After watching my 8 year old son, Carter, ride the sled my impression was the ZR 200 was the perfect size with room for him to grow and would last for 3 or 4 more seasons before I’d start to think about upgrading him to a larger sled. At that point he’d be 12 and able to get a snowmobile licence in Ontario and legally ride the trails.
What stood out to me the most while watching him ride the ZR 200 was that the sled wasn’t too big or heavy for him to handle. He’s 8 and doesn’t weigh much so his body weight has to be able to influence the handling of the sled. I believe the ski stance, track length, seat height, and handlebar height are just about perfect, but still having lots of room to grow into it. At his height and weight I’d say he’s at the smaller range of riders that the sled can accommodate. His younger brother, Sawyer who is 6, was just a little too small for the 200 and still needed more time on his 120 to improve his throttle control and riding skills.

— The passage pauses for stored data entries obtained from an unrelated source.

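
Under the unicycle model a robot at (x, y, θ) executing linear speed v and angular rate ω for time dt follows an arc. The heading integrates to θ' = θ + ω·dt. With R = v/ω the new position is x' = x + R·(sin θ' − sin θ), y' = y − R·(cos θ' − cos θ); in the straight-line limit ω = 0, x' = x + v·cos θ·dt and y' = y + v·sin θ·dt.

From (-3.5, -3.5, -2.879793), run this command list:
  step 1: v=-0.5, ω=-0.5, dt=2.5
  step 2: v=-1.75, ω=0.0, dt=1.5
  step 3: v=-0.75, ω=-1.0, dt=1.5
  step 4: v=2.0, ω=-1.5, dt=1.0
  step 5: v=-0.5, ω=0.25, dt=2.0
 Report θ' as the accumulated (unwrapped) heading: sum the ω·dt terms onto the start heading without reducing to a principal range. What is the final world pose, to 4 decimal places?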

In my opinion Carter learned how to handle a larger sled with more power, acceleration, and top speed much easier due to the size of the sled. As well, he was able to try different riding techniques on a sled that he can actually influence with his body. He would try climbing snow banks beside the driveway and learned how much he had to lean to prevent tipping over. He also learned he had to stand during this type of riding vs. just sitting on his 120 that would get stuck long before he needed to lean anyway. After a snowfall he even tried getting the sled up on one ski to carve though the snow, something that wouldn’t be possible on an older, heavier sled.
Overall the ZR 200 allows kids to have fun while continuing to learn how to ride. It makes the gap between the 200 and a full sized sled that much smaller which keeps riding fun and keeps kids riding instead of waiting to grow into their next sled. It provides a certain fun factor in riding a sled that a kid can actually maneuver and not just sitting on the seat, barely touching the running boards, on a heavy and wide sled just trying not to hit anything. In my opinion the ZR 200 is a complete success.